Une voiture grand public actuelle renferme plus de lignes de code qu’un Airbus de première génération. Ce constat suffit à mesurer à quel point l’électronique embarquée a pris de l’ampleur dans la conception d’une voiture, ainsi qu’une part croissante dans la valeur totale du véhicule. Petit tour d’horizon des innovations que le logiciel apporte dans la voiture.

Le secteur automobile est une industrie représentant environ 1000 milliards de dollars de ventes par an, dominée par 14 grands groupes équipementiers chacun possédant plusieurs marques. Il s’agit de General Motors (États-Unis), PSA (France), Honda (Japon), Tata (Inde), Renault (France), Nissan (Japon), Fiat Chrysler Automobiles (Pays-Bas), Daimler AG (Allemagne), Ford (États-Unis), BMW Group (Allemagne), Toyota (Japon), Hyundai (Corée du Sud), Volkswagen (Allemagne), et Geely (Chine).

Au fil des années, les équipementiers sont passés d’un modèle d’entreprise intégrée verticalement, et contrôlant la chaîne de valeur du début à la fin, à celui d’intégrateurs de composants manufacturés par d’autres entreprises organisées de façon hiérarchiques, composants ensuite assemblés dans des « plateformes » (les voitures) que l’entreprise-mère dessine, définit, et possède. Or la valeur de ces plateformes se trouve de plus en plus dans le « software » plutôt que dans le hardware, c’est-à-dire plus dans les logiciels embarqués propriétaires que dans les matériaux physiques (carrosserie, moteur …). Selon un rapport publié par le Centre de recherche automobile, l’industrie automobile dépense 100 milliards de dollars par an en recherche et développement, ce qui revient à 1200 dollars par véhicule. Pourtant, la majeure partie de cet argent est dépensé dans les innovations relatifs au « hardware » et tous les éléments qui contrôlent la voiture, la rendent plus sûre, plus efficace etc.

Le danger est que cette dynamique amène rapidement les fabricants automobiles à devenir eux-mêmes des fournisseurs de hardware s’ils se font devancer dans la course au monopole sur le segment des logiciels embarqués, et s’ils ne parviennent pas à imposer leur propre solution propriétaire.

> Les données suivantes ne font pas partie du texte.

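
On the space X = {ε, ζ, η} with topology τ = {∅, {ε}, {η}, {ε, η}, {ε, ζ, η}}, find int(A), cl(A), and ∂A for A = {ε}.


int(A) = {ε}, cl(A) = {ε, ζ}, ∂A = {ζ}.

Closed sets in (X, τ) are complements of opens:
  closed(X, τ) = {∅, {ζ}, {ε, ζ}, {ζ, η}, {ε, ζ, η}}.
int(A) = ⋃ {U ∈ τ : U ⊆ A}. Opens contained in A: ∅, {ε}.
Taking the union of these: int(A) = {ε}.
cl(A) = ⋂ {C closed : A ⊆ C}. Closed sets containing A: {ε, ζ}, {ε, ζ, η}.
Intersecting these: cl(A) = {ε, ζ}.
∂A = cl(A) ∖ int(A) = {ε, ζ} ∖ {ε} = {ζ}.


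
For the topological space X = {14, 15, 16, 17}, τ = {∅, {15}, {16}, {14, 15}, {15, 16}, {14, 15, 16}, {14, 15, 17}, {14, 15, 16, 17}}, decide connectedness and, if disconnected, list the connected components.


(X, τ) is disconnected; components = [{16}, {14, 15, 17}].

Find clopen sets (U ∈ τ with X ∖ U ∈ τ):
  U = ∅, X ∖ U = {14, 15, 16, 17} — both open, so U is clopen.
  U = {16}, X ∖ U = {14, 15, 17} — both open, so U is clopen.
  U = {14, 15, 17}, X ∖ U = {16} — both open, so U is clopen.
  U = {14, 15, 16, 17}, X ∖ U = ∅ — both open, so U is clopen.
Nontrivial clopen(s) exist: e.g. {16}. So (X, τ) is disconnected.
Compute connected components by grouping points that agree on all clopens:
  component: {16}
  component: {14, 15, 17}


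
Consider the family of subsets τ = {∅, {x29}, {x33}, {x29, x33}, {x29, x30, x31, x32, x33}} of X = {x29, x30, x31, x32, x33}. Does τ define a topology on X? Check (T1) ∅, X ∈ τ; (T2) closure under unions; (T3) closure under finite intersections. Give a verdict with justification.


τ IS a topology on X.

Axiom (T1): ∅ ∈ τ? Yes; X ∈ τ? Yes.
Axiom (T2/T3): check pairwise unions and intersections of members of τ.
All pairwise intersections and unions checked — each lies in τ. Therefore τ satisfies (T1), (T2), (T3): it IS a topology on X.


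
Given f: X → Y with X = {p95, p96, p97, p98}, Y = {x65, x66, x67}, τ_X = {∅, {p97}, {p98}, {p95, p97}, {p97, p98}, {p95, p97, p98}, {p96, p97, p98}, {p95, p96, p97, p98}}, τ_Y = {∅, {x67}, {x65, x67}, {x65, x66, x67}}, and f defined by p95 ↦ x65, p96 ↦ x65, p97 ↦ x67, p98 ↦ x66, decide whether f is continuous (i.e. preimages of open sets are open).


f is NOT continuous.

Compute f^{-1}(U) for each U ∈ τ_Y:
  U = ∅: f^{-1}(U) = ∅ ∈ τ_X ✓.
  U = {x67}: f^{-1}(U) = {p97} ∈ τ_X ✓.
  U = {x65, x67}: f^{-1}(U) = {p95, p96, p97} ∉ τ_X ✗.
  U = {x65, x66, x67}: f^{-1}(U) = {p95, p96, p97, p98} ∈ τ_X ✓.
Found U = {x65, x67} with f^{-1}(U) = {p95, p96, p97} not in τ_X. Therefore f is NOT continuous.


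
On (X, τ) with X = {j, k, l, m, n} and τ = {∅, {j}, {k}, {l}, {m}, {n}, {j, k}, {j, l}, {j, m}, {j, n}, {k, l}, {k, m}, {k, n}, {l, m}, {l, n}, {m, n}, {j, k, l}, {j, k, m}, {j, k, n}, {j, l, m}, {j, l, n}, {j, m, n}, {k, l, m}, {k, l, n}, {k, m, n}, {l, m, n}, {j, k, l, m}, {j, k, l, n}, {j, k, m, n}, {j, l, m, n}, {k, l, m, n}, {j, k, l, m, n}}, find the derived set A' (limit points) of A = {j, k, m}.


A' = ∅

For each x ∈ X, list the open sets U ∈ τ with x ∈ U, then check whether U ∩ (A ∖ {x}) ≠ ∅ for every such U.
  x = j: open {j} ∋ x has {j} ∩ (A ∖ {j}) = ∅, so x is NOT a limit point.
  x = k: open {k} ∋ x has {k} ∩ (A ∖ {k}) = ∅, so x is NOT a limit point.
  x = l: open {l} ∋ x has {l} ∩ (A ∖ {l}) = ∅, so x is NOT a limit point.
  x = m: open {m} ∋ x has {m} ∩ (A ∖ {m}) = ∅, so x is NOT a limit point.
  x = n: open {n} ∋ x has {n} ∩ (A ∖ {n}) = ∅, so x is NOT a limit point.
Collecting: A' = ∅.


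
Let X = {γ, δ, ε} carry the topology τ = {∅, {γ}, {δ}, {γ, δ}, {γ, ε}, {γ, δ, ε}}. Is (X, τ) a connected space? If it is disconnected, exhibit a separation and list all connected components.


(X, τ) is disconnected; components = [{δ}, {γ, ε}].

Find clopen sets (U ∈ τ with X ∖ U ∈ τ):
  U = ∅, X ∖ U = {γ, δ, ε} — both open, so U is clopen.
  U = {δ}, X ∖ U = {γ, ε} — both open, so U is clopen.
  U = {γ, ε}, X ∖ U = {δ} — both open, so U is clopen.
  U = {γ, δ, ε}, X ∖ U = ∅ — both open, so U is clopen.
Nontrivial clopen(s) exist: e.g. {γ, ε}. So (X, τ) is disconnected.
Compute connected components by grouping points that agree on all clopens:
  component: {δ}
  component: {γ, ε}


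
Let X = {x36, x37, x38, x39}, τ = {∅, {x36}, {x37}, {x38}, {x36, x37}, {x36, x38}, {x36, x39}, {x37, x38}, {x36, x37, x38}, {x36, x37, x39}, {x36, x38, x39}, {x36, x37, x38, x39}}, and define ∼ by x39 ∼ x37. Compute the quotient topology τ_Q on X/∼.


X/∼ = {[x36], [x37=x39], [x38]}; |τ_Q| = 6.

Equivalence classes: [x36], [x37=x39], [x38].
Quotient map π: X → X/∼ sends x36 ↦ [x36], x37 ↦ [x37=x39], x38 ↦ [x38], x39 ↦ [x37=x39].
For each subset V ⊆ X/∼, compute π^{-1}(V) ⊆ X and check whether π^{-1}(V) ∈ τ. V is open in τ_Q iff π^{-1}(V) ∈ τ.
  V = {}: π^{-1}(V) = ∅ ∈ τ ✓.
  V = {[x36]}: π^{-1}(V) = {x36} ∈ τ ✓.
  V = {[x37=x39]}: π^{-1}(V) = {x37, x39} ∉ τ ✗.
  V = {[x36], [x37=x39]}: π^{-1}(V) = {x36, x37, x39} ∈ τ ✓.
  V = {[x38]}: π^{-1}(V) = {x38} ∈ τ ✓.
  V = {[x36], [x38]}: π^{-1}(V) = {x36, x38} ∈ τ ✓.
  V = {[x37=x39], [x38]}: π^{-1}(V) = {x37, x38, x39} ∉ τ ✗.
  V = {[x36], [x37=x39], [x38]}: π^{-1}(V) = {x36, x37, x38, x39} ∈ τ ✓.
Open sets in the quotient: τ_Q = {{}, {[x36]}, {[x36], [x37=x39]}, {[x38]}, {[x36], [x38]}, {[x36], [x37=x39], [x38]}} (6 elements).


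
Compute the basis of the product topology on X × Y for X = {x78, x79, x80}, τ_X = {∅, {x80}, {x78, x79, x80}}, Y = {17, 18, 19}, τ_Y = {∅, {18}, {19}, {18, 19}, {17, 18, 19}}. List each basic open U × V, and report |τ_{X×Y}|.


Basis B = {∅ × ∅, {x80} × {18}, {x80} × {19}, {x80} × {18, 19}, {x78, x79, x80} × {18}, {x78, x79, x80} × {19}, {x80} × {17, 18, 19}, {x78, x79, x80} × {18, 19}, {x78, x79, x80} × {17, 18, 19}}; |τ_{X×Y}| = 14.

Enumerate products U × V with U ∈ τ_X, V ∈ τ_Y (deduplicated):
  ∅ × ∅ = {} (∅)
  {x80} × {18} = {(x80,18)}
  {x80} × {19} = {(x80,19)}
  {x80} × {18, 19} = {(x80,18), (x80,19)}
  {x78, x79, x80} × {18} = {(x78,18), (x79,18), (x80,18)}
  {x78, x79, x80} × {19} = {(x78,19), (x79,19), (x80,19)}
  {x80} × {17, 18, 19} = {(x80,17), (x80,18), (x80,19)}
  {x78, x79, x80} × {18, 19} = {(x78,18), (x78,19), (x79,18), (x79,19), (x80,18), (x80,19)}
  {x78, x79, x80} × {17, 18, 19} = {(x78,17), (x78,18), (x78,19), (x79,17), (x79,18), (x79,19), (x80,17), (x80,18), (x80,19)}
These 9 distinct sets form the basis B.
Close under arbitrary unions to get τ_{X×Y}; counting gives |τ_{X×Y}| = 14.


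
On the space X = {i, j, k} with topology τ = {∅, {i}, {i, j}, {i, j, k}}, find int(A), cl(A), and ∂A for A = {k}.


int(A) = ∅, cl(A) = {k}, ∂A = {k}.

Closed sets in (X, τ) are complements of opens:
  closed(X, τ) = {∅, {k}, {j, k}, {i, j, k}}.
int(A) = ⋃ {U ∈ τ : U ⊆ A}. Opens contained in A: ∅.
Taking the union of these: int(A) = ∅.
cl(A) = ⋂ {C closed : A ⊆ C}. Closed sets containing A: {k}, {j, k}, {i, j, k}.
Intersecting these: cl(A) = {k}.
∂A = cl(A) ∖ int(A) = {k} ∖ ∅ = {k}.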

C’est celui qui concevra l’élément central de la voiture et de l’expérience utilisateur qu’est le logiciel embarqué, qui captera la majeure partie de la chaîne de valeur, traitant les autres acteurs comme des fournisseurs de matériels servant de support à des expériences fondées sur les applications logicielles. C’est pourquoi le logiciel est en train de devenir l’élément primordial de conquête du marché automobile, et l’on estime qu’il représente déjà plus de 40% de la valeur ajoutée d’une voiture en 2015.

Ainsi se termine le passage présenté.